Deploy SageMaker Endpoint for Inference

sagemaker-endpoint.png

In this section, we will deploy the trained model from step 5 to Amazon SageMaker Endpoint, allowing inference calls via API or Lambda function. This is an important step to turn your ML model into a service that can be used in the real world.


🎯 Objectives

  • Create an endpoint from the model trained and registered in the previous step.
  • Test the endpoint with sample data.
  • Prepare the endpoint for integration with Lambda in the next step.

🧠 6.1 – Create a SageMaker Model from an Artifact

After training and registering the model (step 5), we will create a SageMaker Model based on that output.

  1. Go to SageMaker ConsoleInference → Models
  2. Click Create model
  3. Configure:
  • Model name: ml-blog-model
  • Execution role: Select the IAM role created in the previous step (SageMakerExecutionRole)
  • Container definition:
  • Image: 382416733822.dkr.ecr.ap-southeast-1.amazonaws.com/xgboost:latest (or the image you used when training)
  • Model artifact location:
s3://ml-pipeline-bucket/model/xgboost-model.tar.gz
  1. Click Create model to complete. create-endpoint.png

📌 Note: The container image and artifact path must match the previously created train job.


⚙️ 6.2 – Create Endpoint Configuration

  1. Navigate to Inference → Endpoint configurations
  2. Select Create endpoint configuration
  3. Configuration:
  • Name: ml-blog-endpoint-config
  • Model name: ml-blog-model
  • Instance type: ml.m5.large (or ml.t2.medium if you want to save costs)
  • Initial instance count: 1
  1. Click Create endpoint configuration create-endpoint.png

🌐 6.3 – Deploy SageMaker Endpoint

  1. Navigate to Inference → Endpoints
  2. Select Create endpoint
  3. Enter:
  • Endpoint name: ml-blog-endpoint
  • Endpoint configuration: Select ml-blog-endpoint-config
  1. Click Create endpoint.
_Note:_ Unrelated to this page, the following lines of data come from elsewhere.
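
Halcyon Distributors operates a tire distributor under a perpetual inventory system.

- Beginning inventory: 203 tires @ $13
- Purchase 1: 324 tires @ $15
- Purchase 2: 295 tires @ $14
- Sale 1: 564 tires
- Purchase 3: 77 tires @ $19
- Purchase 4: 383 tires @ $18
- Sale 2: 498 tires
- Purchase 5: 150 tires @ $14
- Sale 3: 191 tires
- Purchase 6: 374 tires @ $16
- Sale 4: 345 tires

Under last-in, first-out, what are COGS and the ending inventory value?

Sale 1 (564) [LIFO — newest first]: 295 @ $14 + 269 @ $15 = $8,165
Sale 2 (498) [LIFO — newest first]: 383 @ $18 + 77 @ $19 + 38 @ $15 = $8,927
Sale 3 (191) [LIFO — newest first]: 150 @ $14 + 17 @ $15 + 24 @ $13 = $2,667
Sale 4 (345) [LIFO — newest first]: 345 @ $16 = $5,520
Total COGS = $8,165 + $8,927 + $2,667 + $5,520 = $25,279
Ending inventory: 179 @ $13 + 29 @ $16 = $2,791
Check: goods available $28,070 = COGS $25,279 + ending $2,791

COGS = $25,279; ending inventory = $2,791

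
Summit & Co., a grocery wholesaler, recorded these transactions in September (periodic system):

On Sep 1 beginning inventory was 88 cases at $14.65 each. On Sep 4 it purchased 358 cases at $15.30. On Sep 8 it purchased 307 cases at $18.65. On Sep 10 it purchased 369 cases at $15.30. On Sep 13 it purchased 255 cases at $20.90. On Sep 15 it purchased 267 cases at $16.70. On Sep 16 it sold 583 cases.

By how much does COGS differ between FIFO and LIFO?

$1,400.05

FIFO COGS: 88 @ $14.65 + 358 @ $15.30 + 137 @ $18.65 = $9,321.65
LIFO COGS: 267 @ $16.70 + 255 @ $20.90 + 61 @ $15.30 = $10,721.70
Difference = |$9,321.65 − $10,721.70| = $1,400.05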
The creation process will take a few minutes ⏳.

📸 Example deployment interface:

create-endpoint.png

  • Make sure the IAM Role has access to S3 and SageMaker (AmazonSageMakerFullAccess, AmazonS3ReadOnlyAccess).
  • The endpoint must be in InService state before using inference.

🧪 6.4 – Testing Endpoint with boto3 (Python)

Once the endpoint is in InService state, check the inference with the following Python code:

import boto3
import json

runtime = boto3.client('sagemaker-runtime')

payload = {
"features": [0.56, 0.32, 0.78, 0.12] # example input data
}

response = runtime.invoke_endpoint(
EndpointName='ml-blog-endpoint',
ContentType='application/json',
Body=json.dumps(payload)
)

result = json.loads(response['Body'].read().decode())
print("📊 Predicted result:", result)

✅ The result will return the predicted value (e.g., 1 or 0 for a classification model).

.

📊 6.5 – Endpoint Monitoring with CloudWatch

Go to CloudWatch → Logs to view the inference log. Monitor metrics such as:

  • Invocations
  • Invocation4XXErrors
  • ModelLatency

This helps evaluate model performance in production environments.

📌 You can enable Auto Scaling for the endpoint by using Application Auto Scaling to automatically scale up/down the number of instances based on inference traffic.

✅ Done

You have successfully deployed a SageMaker Endpoint from the trained model.